Electoral Context and Voter Confidence: How The Context of an Election Shapes Voter Confidence in the Process

Working Paper No.: 
79
Date Published: 
06/01/2009
Author(s): 
Morgan H. Llewellyn
Caltech
Thad E. Hall

Abstract

A number of recent studies examine how confident voters are that their ballots are counted as intended in U.S. federal elections from 2000 to 2004. One consistent finding of these studies is that, relative to Democrats, Republican voters tend to be more confident that their ballots are counted correctly. However, it is also the case that, in terms of the outcomes of the 2000 and 2004 elections at the national level, Republicans were victorious. Research also suggests that, in the 2004 election, voters who cast a paper ballot are more confident relative to those who vote using an electronic device. Although these results fit nicely into the 2000 and 2004 elections, we argue that future research of voter confidence should interpret voter confidence within the context of the election. The particular context of the 2006 election, gives rise to two testable hypotheses.
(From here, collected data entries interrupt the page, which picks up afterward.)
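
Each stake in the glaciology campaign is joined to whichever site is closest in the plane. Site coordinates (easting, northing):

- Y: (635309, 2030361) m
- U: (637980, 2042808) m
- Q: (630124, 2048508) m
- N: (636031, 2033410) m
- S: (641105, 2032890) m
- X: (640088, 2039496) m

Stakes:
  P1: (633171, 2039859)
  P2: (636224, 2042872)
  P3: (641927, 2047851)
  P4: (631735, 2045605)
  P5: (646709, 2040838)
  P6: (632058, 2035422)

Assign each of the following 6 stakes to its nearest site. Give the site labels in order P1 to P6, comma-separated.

U, U, U, Q, X, N

P1 → U (d²=31823082.00)
P2 → U (d²=3087632.00)
P3 → U (d²=41010658.00)
P4 → Q (d²=11022730.00)
P5 → X (d²=45638605.00)
P6 → N (d²=19832873.00)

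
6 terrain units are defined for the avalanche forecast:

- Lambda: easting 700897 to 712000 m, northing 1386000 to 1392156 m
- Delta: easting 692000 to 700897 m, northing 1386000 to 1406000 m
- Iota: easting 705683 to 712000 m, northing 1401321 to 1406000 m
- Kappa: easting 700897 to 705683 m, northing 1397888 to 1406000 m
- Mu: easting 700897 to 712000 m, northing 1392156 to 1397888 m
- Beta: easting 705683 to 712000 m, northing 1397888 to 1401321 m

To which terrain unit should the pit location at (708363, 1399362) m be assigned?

The point has easting = 708363 and northing = 1399362.
Only Beta satisfies 705683 ≤ easting ≤ 712000 and 1397888 ≤ northing ≤ 1401321.

Beta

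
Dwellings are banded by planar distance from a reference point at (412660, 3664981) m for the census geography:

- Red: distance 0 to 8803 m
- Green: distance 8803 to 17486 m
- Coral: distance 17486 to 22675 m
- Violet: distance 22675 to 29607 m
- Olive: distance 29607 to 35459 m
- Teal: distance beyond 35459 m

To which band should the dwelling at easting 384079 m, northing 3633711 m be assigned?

Distance = √((384079−412660)² + (3633711−3664981)²) = √(816873561.000 + 977812900.000) = 42363.740 m.
35459 ≤ 42363.740 < ∞ → Teal.

Teal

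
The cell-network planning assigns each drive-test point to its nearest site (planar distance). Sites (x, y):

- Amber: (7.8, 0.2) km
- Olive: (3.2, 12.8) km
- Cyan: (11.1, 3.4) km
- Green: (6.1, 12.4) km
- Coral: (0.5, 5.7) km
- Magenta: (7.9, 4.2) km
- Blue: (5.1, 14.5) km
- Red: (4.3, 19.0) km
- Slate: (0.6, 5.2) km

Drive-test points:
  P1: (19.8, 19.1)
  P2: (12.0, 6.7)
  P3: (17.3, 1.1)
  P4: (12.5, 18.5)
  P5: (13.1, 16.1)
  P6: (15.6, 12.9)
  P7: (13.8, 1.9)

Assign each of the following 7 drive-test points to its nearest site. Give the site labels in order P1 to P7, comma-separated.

P1 → Green (d²=232.58)
P2 → Cyan (d²=11.70)
P3 → Cyan (d²=43.73)
P4 → Red (d²=67.49)
P5 → Green (d²=62.69)
P6 → Green (d²=90.50)
P7 → Cyan (d²=9.54)

Green, Cyan, Cyan, Red, Green, Green, Cyan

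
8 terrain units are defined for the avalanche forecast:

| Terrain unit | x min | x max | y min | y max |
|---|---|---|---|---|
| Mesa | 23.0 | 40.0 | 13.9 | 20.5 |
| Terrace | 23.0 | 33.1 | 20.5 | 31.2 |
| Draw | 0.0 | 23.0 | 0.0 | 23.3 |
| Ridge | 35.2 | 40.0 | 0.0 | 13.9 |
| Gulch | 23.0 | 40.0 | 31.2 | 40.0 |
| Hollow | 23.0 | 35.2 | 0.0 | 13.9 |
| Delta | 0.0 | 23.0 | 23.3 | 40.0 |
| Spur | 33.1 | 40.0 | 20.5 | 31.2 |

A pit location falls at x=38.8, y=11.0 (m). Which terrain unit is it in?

Ridge

The point has x = 38.8 and y = 11.0.
Only Ridge satisfies 35.2 ≤ x ≤ 40.0 and 0.0 ≤ y ≤ 13.9.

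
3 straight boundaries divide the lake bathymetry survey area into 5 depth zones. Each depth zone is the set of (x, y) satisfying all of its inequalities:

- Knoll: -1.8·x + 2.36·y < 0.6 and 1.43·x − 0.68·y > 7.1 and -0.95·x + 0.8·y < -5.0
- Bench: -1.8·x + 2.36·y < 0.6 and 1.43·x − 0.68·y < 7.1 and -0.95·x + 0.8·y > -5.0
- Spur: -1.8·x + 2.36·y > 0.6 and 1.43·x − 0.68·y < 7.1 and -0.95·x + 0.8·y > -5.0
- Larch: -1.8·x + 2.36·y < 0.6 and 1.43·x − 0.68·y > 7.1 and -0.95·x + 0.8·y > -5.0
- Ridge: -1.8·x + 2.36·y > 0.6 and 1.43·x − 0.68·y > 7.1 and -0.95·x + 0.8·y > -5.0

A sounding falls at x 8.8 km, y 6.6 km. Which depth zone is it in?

-1.8·8.8 + 2.36·6.6 = -0.264, which is < 0.6
1.43·8.8 − 0.68·6.6 = 8.096, which is > 7.1
-0.95·8.8 + 0.8·6.6 = -3.080, which is > -5.0
This sign pattern matches Larch.

Larch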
First, we hypothesize a winner’s effect exists where following the election voters who cast their ballot for the winning candidate are more confident that their vote was counted accurately. The second hypothesize we test is that voter access to a voter verified paper audit trail (VVPAT) device leads to higher rates of confidence among electronic voters. Using a panel dataset containing self-reported confidence levels before and after the 2006 election, we find empirical evidence that voter confidence is influenced by the context of the election. First, we find a positive and significant winner's effect; following the 2006 election voter confidence is higher for individuals who voted for the winning candidate. Second, we find that voters who cast ballots on an electronic voting machine with a VVPAT device exhibit higher rates of confidence when compared to electronic voters who do not have access to VVPAT devices. Finally, when measuring the change in confidence rates before and after the election, we find no significant difference in the change in the confidence rates between electronic voters with access to a VVPAT device and voters who cast a paper ballot.